Could the extra body have been that of Hitler’s deputy? Was the Duke of Kent taking Hess to peace talks in Sweden when the plane crashed?
On August 17th, 1987, an American guard at Spandau Prison found Rudolf Hess lying on the floor of a nearby garden shed. An electrical cord was wrapped around his neck, and the official inquiry declared that he had committed suicide.
With his lack of scars - not to mention the suspect presence of an unaccounted-for body at the Dunbeath crash site - was the man imprisoned in Spandau even Hess?
The simple answer, despite a number of unresolved anomalies and ambiguities, is probably ‘yes’.
In January of 2019, a blood sample supposedly from Rudolf Hess was located and, through DNA testing, compared to that of his living relatives. The results showed with 99.99 per cent certainty that the prisoner was indeed Hess.
The mysteries surrounding Hess, however, are not entirely resolved.
One former guard at Spandau remains adamant that, due to the advanced stage of his rheumatic arthritis, he could hardly open his hands and was unable to raise his arms above shoulder level - meaning it would have been practically impossible for him to hang himself.

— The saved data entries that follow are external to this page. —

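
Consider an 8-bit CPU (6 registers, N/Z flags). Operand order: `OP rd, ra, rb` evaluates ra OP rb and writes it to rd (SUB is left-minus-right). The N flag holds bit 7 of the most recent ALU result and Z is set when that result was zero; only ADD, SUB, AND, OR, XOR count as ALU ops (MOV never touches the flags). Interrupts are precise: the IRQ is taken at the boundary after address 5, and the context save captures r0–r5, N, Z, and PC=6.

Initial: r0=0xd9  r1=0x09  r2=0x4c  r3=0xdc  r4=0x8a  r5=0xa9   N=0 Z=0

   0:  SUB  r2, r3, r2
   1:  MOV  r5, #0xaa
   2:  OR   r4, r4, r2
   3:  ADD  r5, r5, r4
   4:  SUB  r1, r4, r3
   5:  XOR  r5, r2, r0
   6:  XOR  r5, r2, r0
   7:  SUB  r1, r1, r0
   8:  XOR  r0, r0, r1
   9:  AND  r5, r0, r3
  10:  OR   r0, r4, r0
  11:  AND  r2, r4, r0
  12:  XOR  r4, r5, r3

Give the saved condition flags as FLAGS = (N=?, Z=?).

FLAGS = (N=0, Z=0)

after  0: r0=0xd9 r1=0x09 r2=0x90 r3=0xdc r4=0x8a r5=0xa9  N=1 Z=0
after  1: r0=0xd9 r1=0x09 r2=0x90 r3=0xdc r4=0x8a r5=0xaa  N=1 Z=0
after  2: r0=0xd9 r1=0x09 r2=0x90 r3=0xdc r4=0x9a r5=0xaa  N=1 Z=0
after  3: r0=0xd9 r1=0x09 r2=0x90 r3=0xdc r4=0x9a r5=0x44  N=0 Z=0
after  4: r0=0xd9 r1=0xbe r2=0x90 r3=0xdc r4=0x9a r5=0x44  N=1 Z=0
after  5: r0=0xd9 r1=0xbe r2=0x90 r3=0xdc r4=0x9a r5=0x49  N=0 Z=0
-- IRQ taken; context saved, return-PC = 6 --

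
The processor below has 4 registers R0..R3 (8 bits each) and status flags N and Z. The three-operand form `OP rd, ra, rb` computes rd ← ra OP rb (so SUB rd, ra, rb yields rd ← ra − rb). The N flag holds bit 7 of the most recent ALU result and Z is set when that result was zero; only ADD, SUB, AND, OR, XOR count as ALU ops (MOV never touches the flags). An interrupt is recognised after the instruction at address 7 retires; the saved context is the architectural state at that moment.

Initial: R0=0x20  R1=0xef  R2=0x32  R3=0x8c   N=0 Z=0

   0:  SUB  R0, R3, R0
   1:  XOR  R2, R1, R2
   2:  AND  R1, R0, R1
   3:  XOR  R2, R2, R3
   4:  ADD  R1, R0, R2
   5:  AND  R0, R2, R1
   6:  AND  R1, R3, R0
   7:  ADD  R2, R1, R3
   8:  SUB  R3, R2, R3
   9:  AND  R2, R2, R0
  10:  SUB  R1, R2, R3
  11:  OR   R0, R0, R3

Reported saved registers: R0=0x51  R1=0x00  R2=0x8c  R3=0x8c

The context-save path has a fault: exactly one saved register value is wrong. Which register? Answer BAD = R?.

BAD = R0

after  0: R0=0x6c R1=0xef R2=0x32 R3=0x8c  N=0 Z=0
after  1: R0=0x6c R1=0xef R2=0xdd R3=0x8c  N=1 Z=0
after  2: R0=0x6c R1=0x6c R2=0xdd R3=0x8c  N=0 Z=0
after  3: R0=0x6c R1=0x6c R2=0x51 R3=0x8c  N=0 Z=0
after  4: R0=0x6c R1=0xbd R2=0x51 R3=0x8c  N=1 Z=0
after  5: R0=0x11 R1=0xbd R2=0x51 R3=0x8c  N=0 Z=0
after  6: R0=0x11 R1=0x00 R2=0x51 R3=0x8c  N=0 Z=1
after  7: R0=0x11 R1=0x00 R2=0x8c R3=0x8c  N=1 Z=0
-- IRQ taken; context saved, return-PC = 8 --
mismatch: R0: reported 0x51 vs actual 0x11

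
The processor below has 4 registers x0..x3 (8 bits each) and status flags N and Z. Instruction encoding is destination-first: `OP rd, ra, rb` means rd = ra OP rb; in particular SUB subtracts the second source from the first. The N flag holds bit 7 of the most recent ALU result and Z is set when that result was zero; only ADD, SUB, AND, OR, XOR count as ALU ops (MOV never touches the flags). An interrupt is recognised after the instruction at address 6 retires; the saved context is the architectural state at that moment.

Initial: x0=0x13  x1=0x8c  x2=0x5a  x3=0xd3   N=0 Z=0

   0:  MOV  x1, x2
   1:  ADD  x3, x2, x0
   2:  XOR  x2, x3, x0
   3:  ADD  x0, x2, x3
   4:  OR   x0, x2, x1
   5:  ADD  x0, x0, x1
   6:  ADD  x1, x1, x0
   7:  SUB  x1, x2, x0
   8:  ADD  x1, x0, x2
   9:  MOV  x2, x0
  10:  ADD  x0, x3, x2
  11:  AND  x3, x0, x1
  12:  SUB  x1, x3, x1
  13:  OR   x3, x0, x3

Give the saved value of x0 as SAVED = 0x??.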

Both the cable that caused his death and the shed were ordered destroyed on the specific orders of the British military governor.
Could it be that Hitler’s right-hand man, an unrepentant Nazi to the end, was silenced to prevent him from revealing the extent of his corroboration with splinter groups within the British government who wanted to make a separate armistice with Nazi Germany?
It is unlikely we will never know for sure - but, regardless, the fact remains that Aldergrove airfield had its part to play in the strange story of Rudolf Hess’ deranged gambit for peace in the name of war.